The simulation results summarized in Fig. 8 show that, below a minimum sample size, L_min, discrete bands of peritectic phase only fill the sample partially, thereby forming "islands" of this phase, whereas above this minimum they span its entire cross-section. The existence of this minimum size can be understood by noting that partial bands should be formed when the time for the excess solute rejected by the parent phase to diffuse across the sample is shorter than the time for the peritectic phase to spread across the sample. Since these two times are proportional to ~ L²/D and L/v_s, respectively, where v_s is the lateral spreading velocity of the peritectic phase on the parent phase, equating them yields the estimate L_min ~ D/ v_s.

Fig. 8. Different two phase microstructures predicted by the phase-field model under diffusive growth conditions in small samples.

The above estimate contains only one part of the physical mechanism that controls the transition from islands to bands. In particular, our numerical results show that L_min is a function of composition (dashed line in Fig. 9) and becomes infinite at a minimum critical composition that decreases with increasing nucleation undercooling of the peritectic phase.
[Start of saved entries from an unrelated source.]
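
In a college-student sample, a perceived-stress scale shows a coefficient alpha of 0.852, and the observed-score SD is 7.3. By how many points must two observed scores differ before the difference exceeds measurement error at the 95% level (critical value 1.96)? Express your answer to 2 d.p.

7.78

SEM = 7.3000*√(1 − 0.8520) ≈ 2.8084
SE_diff = SEM * √2 ≈ 2.8084 * 1.4142 ≈ 3.9716
Minimum reliable difference = 1.96 * SE_diff ≈ 1.96 * 3.9716 ≈ 7.7844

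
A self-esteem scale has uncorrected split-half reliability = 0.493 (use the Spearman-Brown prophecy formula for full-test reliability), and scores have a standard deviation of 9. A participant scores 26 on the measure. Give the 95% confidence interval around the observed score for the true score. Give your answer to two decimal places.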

Below this critical composition b islands form no matter how wide is the sample. The existence of this minimum composition can be understood by noting that mass conservation implies that the b phase acts as an "impurity sink" that depletes the boundary layer of solute ahead of the growing a-phase at a rate propoortional to 1 - h_b. Hence for h_b sufficiently small, this sink effect can become large enough to overcome the driving force for the b-phase to spread laterally, independently of the sample size.
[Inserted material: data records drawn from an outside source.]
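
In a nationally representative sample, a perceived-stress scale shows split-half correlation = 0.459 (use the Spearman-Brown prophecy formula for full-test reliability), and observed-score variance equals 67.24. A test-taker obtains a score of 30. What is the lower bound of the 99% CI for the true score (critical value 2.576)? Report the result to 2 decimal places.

17.14

SD = √67.24 ≈ 8.2000
r_full = 2·0.459 / (1 + 0.459) ≈ 0.6292
SEM = 8.2000·√(1 − 0.6292) ≈ 4.9933
2.576 · SEM ≈ 12.8627
Lower limit = 30 − 12.8627 ≈ 17.1373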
Fig. 9. Morphology diagram as a function of system size and volume fraction of the b-phase for two different nucleation undercoolings.

        We now consider the nucleation and growth of the primary phase on the peritectic phase. When the primary phase renucleates and spreads over the first band of the peritectic phase, it covers it completely only if the sample is smaller than some maximum width L_max. Fot L > L_max, the primary phase only partially fills the sample and the b phase grows continuously after the first band. In contrast to L_min, which decreaees with nucleation undercooling of the peritectic phase, L_max increases with nucleation undercooling of the primary phase. This finding can also be explained semi-quantitatively by comparing the time ~ L/V_s^a for the a-phase to traverse the sample to the time ~D/V_p² for the temperature of the a-liquid interface to fall below the peritectic temperature which yields the estimate L_max ~D V_s^a / V_p². The fact that V_s increases with DT_N^a explains our numerical finding that L_min increases with the same quantity.
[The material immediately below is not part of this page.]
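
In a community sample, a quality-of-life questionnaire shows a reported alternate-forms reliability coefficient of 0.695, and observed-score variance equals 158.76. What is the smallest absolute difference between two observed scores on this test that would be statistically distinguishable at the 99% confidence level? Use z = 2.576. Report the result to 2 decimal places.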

        These results indicate that when only a single nucleus is allowed to form on the wall of the sample, discrete bands formation in a diffusive regime is only possible over a finite range of system sizes L_min < L < L_min. Moreover, this range depends both on the composition inside the hypoperitectic region, and the nucleation undercoolings of the two phases. For sample sizes outside this range, the microstructure consists of discrete bands of one of the two phases embedded inside the continuous matrix of the other phase, or more complex chaotic microstructures.